08 reddit was vastly different than 12 reddit which was vastly different than 16 reddit which was vastly different than 20 reddit which was vastly different than 24 reddit.
For what it’s worth, they’re all terrible in their own unique ways. Aside from a brief window some time after 16 but before 20, during which bots and hate speech were both heavily moderated. Except in conservative spaces, but there’s no polishing those turds.
Yea anything big and mainstream just seems super shallow.
I’m not on top of things to compare accurately, but it was always kinda like that (and is like that here sometimes too). But whenever I’ve gone back, I’ve definitely felt like it has gotten somewhat worse.

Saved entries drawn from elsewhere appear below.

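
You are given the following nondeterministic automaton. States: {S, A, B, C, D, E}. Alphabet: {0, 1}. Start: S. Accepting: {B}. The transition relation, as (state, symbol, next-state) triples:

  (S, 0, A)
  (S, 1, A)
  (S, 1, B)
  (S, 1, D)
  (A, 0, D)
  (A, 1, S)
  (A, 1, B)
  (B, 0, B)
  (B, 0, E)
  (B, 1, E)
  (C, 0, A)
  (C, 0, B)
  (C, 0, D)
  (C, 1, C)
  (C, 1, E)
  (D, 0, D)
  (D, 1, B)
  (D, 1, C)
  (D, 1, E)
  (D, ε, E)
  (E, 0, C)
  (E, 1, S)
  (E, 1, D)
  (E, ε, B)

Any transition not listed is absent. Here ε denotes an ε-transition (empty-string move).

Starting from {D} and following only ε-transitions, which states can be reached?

Begin with {D}.
ε-move D → E; add E.
ε-move E → B; add B.

{B, D, E}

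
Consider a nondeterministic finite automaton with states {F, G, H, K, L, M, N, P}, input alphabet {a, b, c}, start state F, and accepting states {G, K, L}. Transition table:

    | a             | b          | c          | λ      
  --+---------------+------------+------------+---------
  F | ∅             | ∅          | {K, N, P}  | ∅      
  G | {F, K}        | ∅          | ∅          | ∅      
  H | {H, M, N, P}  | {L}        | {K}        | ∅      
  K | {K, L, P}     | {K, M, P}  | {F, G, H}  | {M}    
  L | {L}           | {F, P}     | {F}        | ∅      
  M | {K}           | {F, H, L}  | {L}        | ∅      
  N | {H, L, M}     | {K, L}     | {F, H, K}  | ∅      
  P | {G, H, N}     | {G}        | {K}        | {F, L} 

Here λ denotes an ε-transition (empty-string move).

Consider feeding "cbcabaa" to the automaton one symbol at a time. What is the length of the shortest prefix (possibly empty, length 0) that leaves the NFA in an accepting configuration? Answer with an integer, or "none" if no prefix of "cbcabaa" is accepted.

Start in {F}.
Read 'c': F→{K, N, P}; union {K, N, P}; ε-closure = {F, K, L, M, N, P}.
None of the earlier sets intersect F, but {F, K, L, M, N, P} does.

1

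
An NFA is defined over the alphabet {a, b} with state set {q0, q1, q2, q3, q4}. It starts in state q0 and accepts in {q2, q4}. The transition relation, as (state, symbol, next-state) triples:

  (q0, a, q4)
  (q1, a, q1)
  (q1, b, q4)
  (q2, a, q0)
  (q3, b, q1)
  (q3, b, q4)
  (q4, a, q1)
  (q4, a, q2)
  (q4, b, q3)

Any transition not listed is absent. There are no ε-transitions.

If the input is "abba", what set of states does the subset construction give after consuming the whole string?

Start in {q0}.
Read 'a': q0→{q4}; now {q4}.
Read 'b': q4→{q3}; now {q3}.
Read 'b': q3→{q1, q4}; now {q1, q4}.
Read 'a': q1→{q1}, q4→{q1, q2}; now {q1, q2}.

{q1, q2}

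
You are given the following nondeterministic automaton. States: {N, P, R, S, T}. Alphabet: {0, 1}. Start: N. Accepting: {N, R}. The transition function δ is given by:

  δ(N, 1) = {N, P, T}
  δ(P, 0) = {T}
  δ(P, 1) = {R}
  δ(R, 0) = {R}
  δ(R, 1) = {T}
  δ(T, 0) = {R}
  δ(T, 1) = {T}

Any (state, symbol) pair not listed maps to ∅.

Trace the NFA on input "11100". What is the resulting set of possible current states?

{R}

Start in {N}.
Read '1': {N} → {N, P, T}.
Read '1': {N, P, T} → {N, P, R, T}.
Read '1': {N, P, R, T} → {N, P, R, T}.
Read '0': {N, P, R, T} → {R, T}.
Read '0': {R, T} → {R}.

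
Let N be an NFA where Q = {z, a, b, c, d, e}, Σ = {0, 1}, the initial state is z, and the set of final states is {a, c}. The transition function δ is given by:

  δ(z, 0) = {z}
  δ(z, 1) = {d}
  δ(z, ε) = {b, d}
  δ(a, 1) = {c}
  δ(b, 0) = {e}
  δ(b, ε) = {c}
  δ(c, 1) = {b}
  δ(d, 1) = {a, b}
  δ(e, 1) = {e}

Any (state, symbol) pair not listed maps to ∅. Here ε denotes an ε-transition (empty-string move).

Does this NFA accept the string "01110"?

No

Start: ε-closure({z}) = {z, b, c, d}.
Read '0': z→{z}, b→{e}, c→∅, d→∅; union {z, e}; ε-closure = {z, b, c, d, e}.
Read '1': z→{d}, b→∅, c→{b}, d→{a, b}, e→{e}; union {a, b, d, e}; ε-closure = {a, b, c, d, e}.
Read '1': a→{c}, b→∅, c→{b}, d→{a, b}, e→{e}; now {a, b, c, e}.
Read '1': a→{c}, b→∅, c→{b}, e→{e}; now {b, c, e}.
Read '0': b→{e}, c→∅, e→∅; now {e}.
The final set {e} contains no accepting state.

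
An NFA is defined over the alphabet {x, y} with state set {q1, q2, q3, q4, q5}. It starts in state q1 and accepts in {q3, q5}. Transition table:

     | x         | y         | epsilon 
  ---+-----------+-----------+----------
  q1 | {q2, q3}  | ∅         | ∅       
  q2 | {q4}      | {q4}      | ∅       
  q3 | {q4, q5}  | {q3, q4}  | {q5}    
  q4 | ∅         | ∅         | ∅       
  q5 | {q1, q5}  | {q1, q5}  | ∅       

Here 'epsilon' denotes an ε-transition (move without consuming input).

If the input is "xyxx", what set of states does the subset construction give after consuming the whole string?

Start in {q1}.
Read 'x': q1→{q2, q3}; union {q2, q3}; ε-closure = {q2, q3, q5}.
Read 'y': q2→{q4}, q3→{q3, q4}, q5→{q1, q5}; now {q1, q3, q4, q5}.
Read 'x': q1→{q2, q3}, q3→{q4, q5}, q4→∅, q5→{q1, q5}; now {q1, q2, q3, q4, q5}.
Read 'x': q1→{q2, q3}, q2→{q4}, q3→{q4, q5}, q4→∅, q5→{q1, q5}; now {q1, q2, q3, q4, q5}.

{q1, q2, q3, q4, q5}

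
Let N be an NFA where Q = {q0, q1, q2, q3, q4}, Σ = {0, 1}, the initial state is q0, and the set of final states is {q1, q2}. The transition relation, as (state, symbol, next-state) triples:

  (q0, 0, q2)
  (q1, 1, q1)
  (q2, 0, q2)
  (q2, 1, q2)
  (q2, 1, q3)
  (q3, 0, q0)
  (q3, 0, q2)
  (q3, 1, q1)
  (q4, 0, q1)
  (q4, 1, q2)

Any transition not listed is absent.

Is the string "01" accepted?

Start in {q0}.
Read '0': q0→{q2}; now {q2}.
Read '1': q2→{q2, q3}; now {q2, q3}.
The final set {q2, q3} contains the accepting state q2.

Yes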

Some of that could easily be a shifting standard from spending more time on other less “mainstream” platforms though.
Haven’t been back there other than for some old post that came up in google search, i used to dwell in my country sub since 2017 or something, back then the community is around or below 10k, and it feels, emm, non time-wasting? Then it growth into 200k in just a few years. A year before the API fiasco even happen, i noticed something off, the people who frequent there is getting younger and angrier, bad behaviour irl is lauded, dumb and edgy and joke opinion is upvoted, discussion tend to lead to shouting match very quickly. At that moment i felt that the community isn’t like what it used to be and started to feels like maybe i should quit. Fast forward to the API fiasco, lot of pushback against blackout from terminally online folks who can’t even stop using reddit for 2 days, i took the jump to lemmy and never looked back. I don’t miss that shitty platform one bit.
Not saying Lemmy doesn’t have any problem, but it doesn’t have as much rage bait content here.
Honestly this is probably how I subconciously felt on reddit for maybe a few years before I left. In all the slightly larger subreddits you could mostly predict how the comment section would look like. Mostly the same jokes and the same answers. The best posts also felt like they were made by people who put in a lot of time to figure out how to get to the frontpage and once you yourself made a post it would mostly be removed for some reason or buried. On Lemmy it is also much easier to see other opinions that are not directly downvoted into oblivion but rather discussed and as long as the person does not behave like an idiot the discussion is interesting.